Min Aung Hlaing, the leader of Myanmar’s coup regime, bestowed one of the country’s highest honours on the controversial ultranationalist monk U Wirathu at a ceremony on Monday.
The monk, who in 2013 was dubbed “the Face of Buddhist Terror” by Time magazine for his hate campaigns against Muslims, was one of 168 people to receive the title of Thiri Pyanchi at the ceremony held in Naypyitaw, according to state media reports.
The title, which was created after Myanmar achieved independence from British rule in 1948, is granted to distinguished individuals every year ahead of Independence Day on January 4.

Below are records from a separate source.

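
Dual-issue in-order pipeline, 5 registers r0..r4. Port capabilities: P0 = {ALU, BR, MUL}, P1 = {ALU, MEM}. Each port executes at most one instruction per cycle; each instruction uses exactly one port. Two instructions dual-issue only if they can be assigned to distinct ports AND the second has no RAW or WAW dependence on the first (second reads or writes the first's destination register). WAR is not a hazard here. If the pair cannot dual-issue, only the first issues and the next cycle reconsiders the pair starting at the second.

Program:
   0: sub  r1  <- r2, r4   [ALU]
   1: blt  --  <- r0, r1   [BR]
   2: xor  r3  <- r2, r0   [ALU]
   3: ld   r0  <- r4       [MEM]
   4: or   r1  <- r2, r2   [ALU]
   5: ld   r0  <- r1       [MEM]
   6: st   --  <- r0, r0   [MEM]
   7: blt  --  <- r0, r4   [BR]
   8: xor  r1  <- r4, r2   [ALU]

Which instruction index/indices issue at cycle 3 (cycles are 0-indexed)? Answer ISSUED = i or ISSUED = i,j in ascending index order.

c0: i0 sub  RAW r1
c1: i1&i2 blt+xor  2-wide
c2: i3&i4 ld+or  2-wide
c3: i5 ld  no-port MEM/MEM
c4: i6&i7 st+blt  2-wide
c5: i8 xor  tail

ISSUED = 5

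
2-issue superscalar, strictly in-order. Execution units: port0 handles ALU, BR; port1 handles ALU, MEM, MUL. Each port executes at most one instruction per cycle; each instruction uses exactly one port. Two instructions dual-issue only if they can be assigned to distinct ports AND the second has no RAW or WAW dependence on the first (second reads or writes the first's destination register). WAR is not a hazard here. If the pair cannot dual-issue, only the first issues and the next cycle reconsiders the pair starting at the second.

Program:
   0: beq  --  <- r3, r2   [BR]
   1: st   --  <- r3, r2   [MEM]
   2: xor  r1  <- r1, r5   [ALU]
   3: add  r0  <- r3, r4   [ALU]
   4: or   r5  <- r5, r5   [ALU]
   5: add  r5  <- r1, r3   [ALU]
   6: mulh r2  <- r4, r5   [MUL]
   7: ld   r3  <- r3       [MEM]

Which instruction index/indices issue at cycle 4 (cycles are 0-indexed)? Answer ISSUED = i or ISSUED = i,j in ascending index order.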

It has traditionally been given by the head of state to members of the military, civil servants, artists and others deemed to have made important contributions to the country and the public.
A number of other junta allies also received the title on Monday, including lower house speaker T Khun Myat, who remained in the position despite the February 2021 coup; Kachin State chief minister Khet Htain Nan, who was appointed by the regime to replace his ousted and now detained brother Khet Aung; Kyaw Than, the commander-in-chief of the Democratic Karen Buddhist Army, and Saw Chit Thu, executive advisor to the group’s border guard forces; and religious figures who have declined to speak out against the overthrow of Myanmar’s elected government, including Anglican archbishop Stephen Than Myint Oo and Swami Vivekananda Giriji Maharaj of the Sri Shiva Hindu temple in Yangon.
Past recipients have included more widely admired figures, such as U Thant, the former general secretary of the United Nations; poet Min Thuwun, who was also the father of former president Htin Kyaw; and colonels Kyi Maung and U Lwin, who were among the co-founders of the National League for Democracy (NLD). In 2010, the title was also granted to two of Myanmar’s biggest tycoons, Tay Za and Zaw Zaw.
Ten years before his face appeared on the cover of Time magazine, Wirathu had been sentenced to 25 years in prison for inciting a deadly anti-Muslim riot in Kyaukse, Mandalay Region. Released in 2012, he soon returned to his inflammatory ways as a founding member of the Patriotic Association of Myanmar, better known by its Burmese acronym Ma Ba Tha.
In 2019, he was charged with sedition for a speech he made attacking State Counsellor Aung San Suu Kyi. After a year in hiding, he turned himself in just before the November 2020 election, which Suu Kyi’s NLD won in a landslide. He was pardoned by the regime in September of last year, and has since kept a relatively low profile, having been barred by the junta from speaking to the media.
Despite this, he has maintained a presence on social media, where a number of his live-stream videos have found a wide audience.